L'engagement sans faille de Gérard Grisey dans le mouvement spectral s'accompagne d'une volonté de perfectionnement continuel de son langage. La transformation d'un son en un autre ou le passage d'un état à son opposé - qu'il nomme « processus » – fait partie des éléments prédominants de son écriture, qu'il affirme dès ses premières œuvres (Dérives pour petit ensemble et grand orchestre, 1973-74 ; Partiels pour ensemble, 1975). Cette immersion au cœur du phénomène sonore se caractérise par une lenteur et une forme de continuité du discours. Talea pour cinq musiciens (1985-86) apparaît comme un tournant stylistique, par l'emploi de figures rythmiques rapides qui permettent au compositeur d'explorer des possibilités de rupture et de développer un potentiel dramatique. Bien que fréquentielle, l'harmonie utilisée par Gérard Grisey n'exclut pas une forme de séduction sonore, laissant deviner l'influence de ses maîtres Olivier Messiaen et Henri Dutilleux – notamment au niveau de l'orchestration.

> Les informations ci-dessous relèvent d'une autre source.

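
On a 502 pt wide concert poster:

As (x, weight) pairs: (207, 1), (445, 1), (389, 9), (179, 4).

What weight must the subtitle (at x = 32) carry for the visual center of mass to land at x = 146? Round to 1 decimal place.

w ≈ 23.5

Known weights sum to 1 + 1 + 9 + 4 = 15; their moment is 1·207 + 1·445 + 9·389 + 4·179 = 4869.
Set Σw·x/Σw = 146: (4869 + 32w) = 146·(15 + w).
Solving: w = (146·15 − 4869) / (32 − 146) = -2679 / -114 ≈ 23.50.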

Pensionnaire de la Villa Médicis à Rome (1972-74), Gérard Grisey suit également l'enseignement de György Ligeti, Karlheinz Stockhausen et Iannis Xenakis à Darmstadt. Les cours d'acoustique d'Émile Leipp à Paris VI (1974-75) poseront les fondements de son approche scientifique du phénomène sonore. Gérard Grisey prend part à la création de l'ensemble L'Itinéraire en 1973 et enseigne à l'Université de Berkeley (1982-86), puis au CNSMD de Paris (à partir de 1987).
Musica a notamment présenté en création française Le Noir de l'Étoile (1991), L'Icône paradoxale (1996) et les Quatre chants pour franchir le seuil (1999), ultime œuvre du compositeur.